May 14, 1999

New findings debunk theory about so-called Alzheimer’s gene

New findings debunk theory about so-called Alzheimer's gene

The news last summer that a gene on chromosome 12 was associated with increased risk of developing Alzheimer's disease was hailed as a breakthrough.

In the May issue of Nature Genetics, however, a multi-center team including Vanderbilt's Program in Human Genetics reports that the findings cannot be replicated.

Alzheimer's disease is the most common cause of senile dementia and afflicts more than four million people in the United States. Patients suffer a progressive decline in cognitive, neural, and muscular functions.

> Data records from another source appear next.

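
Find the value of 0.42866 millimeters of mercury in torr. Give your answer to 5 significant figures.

1 mmHg = 1.00000 torr.
0.42866 × 1.00000 ≈ 0.42866 torr.

0.42866 torr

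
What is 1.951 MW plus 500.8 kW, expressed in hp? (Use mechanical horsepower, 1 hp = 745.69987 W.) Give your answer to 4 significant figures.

1.951 MW = 2616.33 hp and 500.8 kW = 671.584 hp.
2616.33 + 671.584 ≈ 3288 hp.

3288 hp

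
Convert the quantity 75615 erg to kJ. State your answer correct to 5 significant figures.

7.5615 × 10^-6 kJ

1 erg = 1.00000 × 10^-10 kJ.
Thus 75615 × 1.00000 × 10^-10 ≈ 7.5615 × 10^-6 kJ.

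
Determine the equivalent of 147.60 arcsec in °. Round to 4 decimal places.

0.0410 degrees

1 arcsecond = 0.000277778 °.
So 147.60 × 0.000277778 ≈ 0.0410 °.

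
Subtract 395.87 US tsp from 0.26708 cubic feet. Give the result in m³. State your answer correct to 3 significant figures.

0.26708 ft³ = 0.00756286 m³ and 395.87 US tsp = 0.00195121 m³.
0.00756286 − 0.00195121 ≈ 0.00561 m³.

0.00561 m³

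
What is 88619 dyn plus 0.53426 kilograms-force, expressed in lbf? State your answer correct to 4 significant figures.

1.377 lbf

88619 dyn = 0.199223 lbf and 0.53426 kgf = 1.17784 lbf.
0.199223 + 1.17784 ≈ 1.377 lbf.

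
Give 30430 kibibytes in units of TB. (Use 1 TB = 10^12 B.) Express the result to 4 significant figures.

3.116e-5 TB

1 KiB = 1.02400e-9 terabytes.
Then 30430 × 1.02400e-9 ≈ 3.116e-5 TB.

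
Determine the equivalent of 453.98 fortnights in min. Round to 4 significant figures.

9.152e+6 min

1 fortnight = 20160.0 min.
So 453.98 × 20160.0 ≈ 9.152e+6 min.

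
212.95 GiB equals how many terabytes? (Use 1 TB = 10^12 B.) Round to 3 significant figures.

0.229 TB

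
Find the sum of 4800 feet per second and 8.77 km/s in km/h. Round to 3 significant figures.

36800 km/h

4800 ft/s = 5266.94 km/h and 8.77 km/s = 31572.0 km/h.
5266.94 + 31572.0 ≈ 36800 km/h.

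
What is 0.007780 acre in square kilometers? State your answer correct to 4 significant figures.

3.148e-5 km²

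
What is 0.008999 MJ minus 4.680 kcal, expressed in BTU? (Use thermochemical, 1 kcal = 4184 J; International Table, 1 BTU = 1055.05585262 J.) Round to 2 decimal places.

0.008999 MJ = 8.52941 BTU and 4.680 kcal = 18.5593 BTU.
8.52941 − 18.5593 ≈ -10.03 BTU.

-10.03 BTU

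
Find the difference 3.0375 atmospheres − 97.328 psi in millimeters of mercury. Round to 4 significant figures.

-2725 mmHg

3.0375 atm = 2308.50 mmHg and 97.328 psi = 5033.31 mmHg.
2308.50 − 5033.31 ≈ -2725 mmHg.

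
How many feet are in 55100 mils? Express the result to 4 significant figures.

1 mil = 8.33333 × 10^-5 feet.
55100 × 8.33333 × 10^-5 ≈ 4.592 ft.

4.592 ft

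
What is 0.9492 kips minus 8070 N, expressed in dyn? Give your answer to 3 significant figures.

-3.85e+8 dyn

0.9492 kip = 4.22225e+8 dyn and 8070 N = 8.07000e+8 dyn.
4.22225e+8 − 8.07000e+8 ≈ -3.85e+8 dyn.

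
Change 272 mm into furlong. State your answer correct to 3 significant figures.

1 millimeter = 4.97097 × 10^-6 furlongs.
Thus 272 × 4.97097 × 10^-6 ≈ 0.00135 furlong.

0.00135 furlong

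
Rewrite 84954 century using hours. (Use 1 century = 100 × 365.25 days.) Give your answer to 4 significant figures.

1 century = 876600 h.
Then 84954 × 876600 ≈ 7.447 × 10^10 h.

7.447 × 10^10 h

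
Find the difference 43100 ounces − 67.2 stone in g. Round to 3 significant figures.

795000 g

43100 oz = 1.22186 × 10^6 g and 67.2 st = 426740 g.
1.22186 × 10^6 − 426740 ≈ 795000 g.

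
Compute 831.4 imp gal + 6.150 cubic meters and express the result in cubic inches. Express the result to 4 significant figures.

605900 in³

831.4 imp gal = 230647 in³ and 6.150 m³ = 375296 in³.
230647 + 375296 ≈ 605900 in³.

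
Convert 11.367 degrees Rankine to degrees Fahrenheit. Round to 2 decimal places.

-448.30 °F

°R = °F + 459.67.
Applying the formula gives -448.30 °F.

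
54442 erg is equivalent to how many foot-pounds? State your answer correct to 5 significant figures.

1 erg = 7.37562e-8 foot-pounds.
54442 × 7.37562e-8 ≈ 0.0040154 ft·lbf.

0.0040154 ft·lbf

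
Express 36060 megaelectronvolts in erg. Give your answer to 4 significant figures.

0.05777 erg

1 MeV = 1.60218 × 10^-6 erg.
Then 36060 × 1.60218 × 10^-6 ≈ 0.05777 erg.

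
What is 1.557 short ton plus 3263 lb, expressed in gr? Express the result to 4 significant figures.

1.557 short ton = 2.17980e+7 gr and 3263 lb = 2.28410e+7 gr.
2.17980e+7 + 2.28410e+7 ≈ 4.464e+7 gr.

4.464e+7 grains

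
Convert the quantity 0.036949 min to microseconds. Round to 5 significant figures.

2.2169e+6 microseconds

1 minute = 6.00000e+7 microseconds.
So 0.036949 × 6.00000e+7 ≈ 2.2169e+6 μs.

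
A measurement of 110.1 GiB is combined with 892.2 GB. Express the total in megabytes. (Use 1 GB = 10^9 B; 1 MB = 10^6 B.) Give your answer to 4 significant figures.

1.010 × 10^6 MB

110.1 GiB = 118219 MB and 892.2 GB = 892200 MB.
118219 + 892200 ≈ 1.010 × 10^6 MB.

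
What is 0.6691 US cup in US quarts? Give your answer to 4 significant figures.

1 US cup = 0.250000 US quarts.
Then 0.6691 × 0.250000 ≈ 0.1673 US qt.

0.1673 US quarts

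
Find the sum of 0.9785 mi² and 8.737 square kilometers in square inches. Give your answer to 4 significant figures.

0.9785 mi² = 3.92818e+9 in² and 8.737 km² = 1.35424e+10 in².
3.92818e+9 + 1.35424e+10 ≈ 1.747e+10 in².

1.747e+10 square inches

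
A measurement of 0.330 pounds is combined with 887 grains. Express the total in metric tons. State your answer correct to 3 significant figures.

0.000207 t

0.330 lb = 0.000149685 t and 887 gr = 5.74766 × 10^-5 t.
0.000149685 + 5.74766 × 10^-5 ≈ 0.000207 t.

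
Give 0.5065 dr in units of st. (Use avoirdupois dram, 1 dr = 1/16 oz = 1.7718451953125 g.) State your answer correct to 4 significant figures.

1 dr = 0.000279018 stone.
Then 0.5065 × 0.000279018 ≈ 0.0001413 st.

0.0001413 st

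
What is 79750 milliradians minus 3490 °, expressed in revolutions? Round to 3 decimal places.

79750 mrad = 12.6926 rev and 3490 ° = 9.69444 rev.
12.6926 − 9.69444 ≈ 2.998 rev.

2.998 revolutions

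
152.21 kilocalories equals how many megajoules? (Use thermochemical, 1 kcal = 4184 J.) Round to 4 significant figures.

1 kcal = 0.00418400 MJ.
So 152.21 × 0.00418400 ≈ 0.6368 MJ.

0.6368 MJ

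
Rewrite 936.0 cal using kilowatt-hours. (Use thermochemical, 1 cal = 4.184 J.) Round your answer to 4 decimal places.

0.0011 kWh

1 calorie = 1.16222 × 10^-6 kilowatt-hours.
Then 936.0 × 1.16222 × 10^-6 ≈ 0.0011 kWh.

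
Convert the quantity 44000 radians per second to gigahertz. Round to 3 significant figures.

1 radian per second = 1.59155e-10 GHz.
Thus 44000 × 1.59155e-10 ≈ 7.00e-6 GHz.

7.00e-6 GHz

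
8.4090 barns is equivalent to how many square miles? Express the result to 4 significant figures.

3.247 × 10^-34 mi²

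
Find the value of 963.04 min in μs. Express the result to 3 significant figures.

1 minute = 6.00000e+7 microseconds.
963.04 × 6.00000e+7 ≈ 5.78e+10 μs.

5.78e+10 microseconds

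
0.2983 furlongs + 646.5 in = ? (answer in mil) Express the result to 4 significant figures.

0.2983 furlong = 2.36254e+6 mil and 646.5 in = 646500 mil.
2.36254e+6 + 646500 ≈ 3.009e+6 mil.

3.009e+6 mil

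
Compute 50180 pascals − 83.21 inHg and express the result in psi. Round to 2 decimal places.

-33.59 psi

50180 Pa = 7.27799 psi and 83.21 inHg = 40.8689 psi.
7.27799 − 40.8689 ≈ -33.59 psi.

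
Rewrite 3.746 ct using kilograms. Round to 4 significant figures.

1 carat = 0.000200000 kg.
3.746 × 0.000200000 ≈ 0.0007492 kg.

0.0007492 kilograms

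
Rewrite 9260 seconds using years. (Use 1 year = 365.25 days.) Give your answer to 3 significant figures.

1 s = 3.16881 × 10^-8 years.
So 9260 × 3.16881 × 10^-8 ≈ 0.000293 yr.

0.000293 yr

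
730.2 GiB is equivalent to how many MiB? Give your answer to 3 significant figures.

1 GiB = 1024.00 mebibytes.
730.2 × 1024.00 ≈ 748000 MiB.

748000 mebibytes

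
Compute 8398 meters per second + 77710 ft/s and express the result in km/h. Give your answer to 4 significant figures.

115500 kilometers per hour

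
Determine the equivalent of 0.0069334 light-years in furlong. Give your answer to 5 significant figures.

3.2607 × 10^11 furlong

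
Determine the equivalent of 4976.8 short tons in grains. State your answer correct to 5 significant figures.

1 short ton = 1.40000 × 10^7 grains.
4976.8 × 1.40000 × 10^7 ≈ 6.9675 × 10^10 gr.

6.9675 × 10^10 grains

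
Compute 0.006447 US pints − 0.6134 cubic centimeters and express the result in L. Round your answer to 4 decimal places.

0.0024 liters

0.006447 US pt = 0.00305057 L and 0.6134 cm³ = 0.000613400 L.
0.00305057 − 0.000613400 ≈ 0.0024 L.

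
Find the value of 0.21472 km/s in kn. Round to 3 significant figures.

1 km/s = 1943.84 kn.
So 0.21472 × 1943.84 ≈ 417 kn.

417 kn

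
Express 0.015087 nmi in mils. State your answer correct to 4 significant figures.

1.100 × 10^6 mils

1 nmi = 7.29134 × 10^7 mils.
Then 0.015087 × 7.29134 × 10^7 ≈ 1.100 × 10^6 mil.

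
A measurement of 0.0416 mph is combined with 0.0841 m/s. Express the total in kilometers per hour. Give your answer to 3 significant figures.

0.370 kilometers per hour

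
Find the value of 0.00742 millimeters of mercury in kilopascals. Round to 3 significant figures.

1 mmHg = 0.133322 kilopascals.
So 0.00742 × 0.133322 ≈ 0.000989 kPa.

0.000989 kPa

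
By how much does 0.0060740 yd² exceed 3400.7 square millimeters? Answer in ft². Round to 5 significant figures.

0.018061 ft²

0.0060740 yd² = 0.0546660 ft² and 3400.7 mm² = 0.0366048 ft².
0.0546660 − 0.0366048 ≈ 0.018061 ft².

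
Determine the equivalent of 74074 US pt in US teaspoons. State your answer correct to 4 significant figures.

7.111 × 10^6 US tsp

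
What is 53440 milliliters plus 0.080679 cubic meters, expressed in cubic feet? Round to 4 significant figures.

4.736 ft³

53440 mL = 1.88722 ft³ and 0.080679 m³ = 2.84915 ft³.
1.88722 + 2.84915 ≈ 4.736 ft³.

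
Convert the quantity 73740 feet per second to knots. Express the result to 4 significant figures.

1 foot per second = 0.592484 kn.
73740 × 0.592484 ≈ 43690 kn.

43690 kn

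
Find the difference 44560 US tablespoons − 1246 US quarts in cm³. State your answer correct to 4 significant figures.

-520300 cm³

44560 US tbsp = 658898 cm³ and 1246 US qt = 1.17916 × 10^6 cm³.
658898 − 1.17916 × 10^6 ≈ -520300 cm³.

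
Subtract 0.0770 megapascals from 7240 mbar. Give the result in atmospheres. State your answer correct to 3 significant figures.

7240 mbar = 7.14532 atm and 0.0770 MPa = 0.759931 atm.
7.14532 − 0.759931 ≈ 6.39 atm.

6.39 atmospheres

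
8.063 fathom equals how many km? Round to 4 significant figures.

1 fathom = 0.00182880 km.
8.063 × 0.00182880 ≈ 0.01475 km.

0.01475 km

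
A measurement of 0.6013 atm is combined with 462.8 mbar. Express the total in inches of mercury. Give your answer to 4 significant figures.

31.66 inHg

0.6013 atm = 17.9917 inHg and 462.8 mbar = 13.6665 inHg.
17.9917 + 13.6665 ≈ 31.66 inHg.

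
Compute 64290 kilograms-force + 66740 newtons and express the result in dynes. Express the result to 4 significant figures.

6.972e+10 dyn

64290 kgf = 6.30470e+10 dyn and 66740 N = 6.67400e+9 dyn.
6.30470e+10 + 6.67400e+9 ≈ 6.972e+10 dyn.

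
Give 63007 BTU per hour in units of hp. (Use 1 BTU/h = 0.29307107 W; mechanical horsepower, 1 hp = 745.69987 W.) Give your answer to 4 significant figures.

1 BTU per hour = 0.000393015 hp.
So 63007 × 0.000393015 ≈ 24.76 hp.

24.76 horsepower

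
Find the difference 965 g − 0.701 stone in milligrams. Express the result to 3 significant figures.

965 g = 965000 mg and 0.701 st = 4.45156 × 10^6 mg.
965000 − 4.45156 × 10^6 ≈ -3.49 × 10^6 mg.

-3.49 × 10^6 mg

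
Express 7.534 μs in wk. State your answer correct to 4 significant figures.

1.246 × 10^-11 weeks

1 μs = 1.65344 × 10^-12 wk.
Thus 7.534 × 1.65344 × 10^-12 ≈ 1.246 × 10^-11 wk.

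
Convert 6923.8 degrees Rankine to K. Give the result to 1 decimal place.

°R = K × 9/5.
Applying the formula gives 3846.6 K.

3846.6 kelvins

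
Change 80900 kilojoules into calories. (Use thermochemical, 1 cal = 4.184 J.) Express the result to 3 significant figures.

1.93 × 10^7 cal

1 kilojoule = 239.006 cal.
Then 80900 × 239.006 ≈ 1.93 × 10^7 cal.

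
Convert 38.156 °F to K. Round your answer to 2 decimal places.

276.57 kelvins

K = (°F + 459.67) × 5/9.
Applying the formula gives 276.57 K.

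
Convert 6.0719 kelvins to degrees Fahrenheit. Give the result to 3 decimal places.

-448.741 °F

K = (°F + 459.67) × 5/9.
Applying the formula gives -448.741 °F.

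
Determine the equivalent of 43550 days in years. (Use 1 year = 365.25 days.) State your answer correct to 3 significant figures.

1 d = 0.00273785 yr.
So 43550 × 0.00273785 ≈ 119 yr.

119 years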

Relatively few genes have been linked to this devastating disease, the causes of which remain largely unknown. In fact, before last summer's report, only the gene encoding a variant of apolipoprotein E had been associated with elevated risk of late-onset Alzheimer's, the most common form of the disease. The identification of another genetic risk factor, a variant of the alpha-2-macroglobulin gene (A2M-2), was considered a major step forward.

"The increase in risk for Alzheimer's disease caused by A2M-2 was suggested to be equal to or greater than that of the epsilon 4 variant of apolipoprotein E, the strongest risk factor for Alzheimer's known to date," said Jonathan L. Haines, Ph.D., associate professor of Molecular Physiology and Biophysics and director of the Program in Human Genetics.

Alpha-2-macroglobulin was a logical suspect in the hunt for Alzheimer's culprits. It can act as a kind of molecular "bouncer," escorting potentially toxic proteins out of the synapse – the space between neurons. Since one of the proteins it removes is beta amyloid, a hallmark component of the plaques and tangles that characterize Alzheimer's disease, a defective alpha-2-macroglobulin might allow beta amyloid buildup and toxicity.

In addition, the alpha-2-macroglobulin gene (A2M) is located in the broad region of chromosome 12 that was linked to Alzheimer's disease susceptibility by Haines and colleagues in 1997. So the association made sense, but it needed to be confirmed in other groups of families.

The current study evaluated the A2M gene in more than 100 Alzheimer's families, consisting of multiple members afflicted with the disease. The study also included nearly 400 cases of sporadic Alzheimer's disease and 320 age-matched cognitively normal controls.

"There was no evidence for an association between the A2M-2 variant and increased Alzheimer's risk in any patient sample," Haines said. "We also showed that there were no detectable biochemical defects in the mutant alpha-2-macroglobulin protein encoded by the A2M-2 variant."

Despite negating the link between A2M-2 and Alzheimer's, the researchers maintain that there is still strong and reproducible evidence for a genetic defect on chromosome 12 that does elevate risk of Alzheimer's.

"It's pretty clear that the search for the chromosome 12 Alzheimer's gene must continue. There are several other genes in this region that we are looking at now," Haines said. "Identifying this gene will provide the potential for improved diagnosis as well as better understanding of the mechanisms causing Alzheimer's disease."

The multi-center effort included researchers at Boston University School of Medicine, Duke University Medical Center, and the University of Toronto. The studies were supported by the NIH, the Medical Research Council of Canada, the Alzheimer Society of Ontario, and the Alzheimer Association.